I slowed when the barn came in sight, then pulled off in front of the farmhouse. She wasn’t on the porch. I didn’t knock, just turned the knob and opened the door. She was in a recliner, watching a game show turned up too loud. She wore jeans like last time, but instead of the orange University of Tennessee football jersey, a man’s flannel shirt covered her wasted frame. How much weight had she lost since Levon Carlson had last seen her? At least thirty pounds. On a stool beside the chair was a bag of blue crystals and a glass pipe. I stepped all the way in and she finally noticed me. An orange Bic lighter was in her hand. She closed her palm over it, as if concealing the lighter might make the drugs and pipe disappear too.
I picked up the remote and turned off the television.
“You’re not waiting until Darby gets back, Shiloh?” I asked. “That’s smart on your part, because he’s in some serious trouble. I’m just hoping he hasn’t gotten you in it too.”
She looked at me and whatever she felt was not surprise, which said as much about her life as anything. Nights spent under bridges, sordid acts done for drugs, beatings, rapes, she lived in a world where bad things never strayed for long. Robin Lindsey in another year or two, I couldn’t help thinking, if R
obin wasn’t in jail or dead.
“You’ve got Levon Carlson’s cell phone and I need it,” I told her, raising an open palm when she started to deny it. “Don’t speak, just listen. Give me the cell phone and answer a couple of questions and I’ll walk out of here. I’ll even leave your baggie and your pipe. But if you don’t tell me where the phone is, I’m going to take you straight to jail. So what’s it going to be?”

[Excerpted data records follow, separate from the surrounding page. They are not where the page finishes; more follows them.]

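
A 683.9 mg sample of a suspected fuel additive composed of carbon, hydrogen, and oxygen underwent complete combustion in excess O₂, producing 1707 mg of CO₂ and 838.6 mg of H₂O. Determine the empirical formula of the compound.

C5H12O

mol C = 1.707 g CO₂ ÷ 44.009 g/mol = 0.038788 mol
mol H = 2 × 0.8386 g H₂O ÷ 18.015 g/mol = 0.093100 mol
mass O = 0.6839 − (0.46588 + 0.093845) = 0.12418 g → mol O = 0.12418 ÷ 15.999 = 0.0077616 mol
Divide by the smallest (0.0077616 mol): C 4.997, H 11.995, O 1.000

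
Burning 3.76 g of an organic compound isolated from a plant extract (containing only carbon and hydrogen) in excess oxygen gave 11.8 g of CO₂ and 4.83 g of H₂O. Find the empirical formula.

mol C = 11.8 g CO₂ ÷ 44.009 g/mol = 0.2681 mol
mol H = 2 × 4.83 g H₂O ÷ 18.015 g/mol = 0.5362 mol
Divide by the smallest (0.2681 mol): C 1.000, H 2.000

CH2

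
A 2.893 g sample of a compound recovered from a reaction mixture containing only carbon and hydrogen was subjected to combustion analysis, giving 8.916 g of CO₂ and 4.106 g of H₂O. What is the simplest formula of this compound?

mol C = 8.916 g CO₂ ÷ 44.009 g/mol = 0.20259 mol
mol H = 2 × 4.106 g H₂O ÷ 18.015 g/mol = 0.45584 mol
Divide by the smallest (0.20259 mol): C 1.000, H 2.250
Multiplying each by 4 gives whole numbers: C 4.00, H 9.00

C4H9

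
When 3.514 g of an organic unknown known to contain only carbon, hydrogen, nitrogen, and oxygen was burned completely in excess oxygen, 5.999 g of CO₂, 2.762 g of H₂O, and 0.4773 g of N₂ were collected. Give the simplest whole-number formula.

C4H9NO2

mol C = 5.999 g CO₂ ÷ 44.009 g/mol = 0.13631 mol
mol H = 2 × 2.762 g H₂O ÷ 18.015 g/mol = 0.30663 mol
mol N = 2 × 0.4773 g N₂ ÷ 28.014 g/mol = 0.034076 mol
mass O = 3.514 − (1.6373 + 0.30909 + 0.47730) = 1.0904 g → mol O = 1.0904 ÷ 15.999 = 0.068152 mol
Divide by the smallest (0.034076 mol): C 4.000, H 8.999, N 1.000, O 2.000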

“Darby will kill me if I tell you,” she answered.
“No, he won’t. I know you called his uncle, and I know that was Darby’s idea, not yours, same as I figure somebody else was in on it besides you two.”
“You ain’t going to arrest me having that?” she asked, nodding at the baggie.

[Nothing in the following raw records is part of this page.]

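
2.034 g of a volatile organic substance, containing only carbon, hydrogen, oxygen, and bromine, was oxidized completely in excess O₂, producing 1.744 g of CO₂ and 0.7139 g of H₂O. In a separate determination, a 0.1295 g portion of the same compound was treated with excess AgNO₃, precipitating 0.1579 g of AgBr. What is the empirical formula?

mol C = 1.744 g CO₂ ÷ 44.009 g/mol = 0.039628 mol
mol H = 2 × 0.7139 g H₂O ÷ 18.015 g/mol = 0.079256 mol
From the AgBr data: mol Br per gram of compound = (0.1579 ÷ 187.772) ÷ 0.1295 = 0.0064935 mol/g, so in the 2.034 g combustion sample mol Br = 0.013208 mol
mass O = 2.034 − (0.47598 + 0.079890 + 1.0554) = 0.42277 g → mol O = 0.42277 ÷ 15.999 = 0.026425 mol
Divide by the smallest (0.013208 mol): C 3.000, H 6.001, Br 1.000, O 2.001

C3H6BrO2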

“Not today, Shiloh. You get a free pass on everything, if you answer my questions.”
“You swear,” she said, more doubt than hope in her voice.
“Yes.”
She looked at the pipe and baggie, then back at me.
“All I done was tell that old man he needed to meet someone at a waterfall.”
“That’s a start, but where’s the cell phone?”
“You’re not trying to trick me,” she said, “by saying you won’t charge me today but charging me tomorrow?”
“No.”
Shiloh still didn’t look like she quite believed me, but let out a sigh and laid the lighter on the stool.
“I sold it.”
“Who’d you sell it to?”
“That pawnshop outside town, the one near CVS,” Shiloh said. “Darby told me to throw it in the river but I knew I could get some cash for it. It was got rid of, that was the important thing.”
“Who else helped Darby do this?”
“I don’t know. He wouldn’t tell me.”
“Nobody came here to talk to him?”
“Well, one night someone drove up,” Shiloh said. “Darby told me to stay inside, so I didn’t see him. After that, Darby talked to whoever it was, but it was always over the phone.”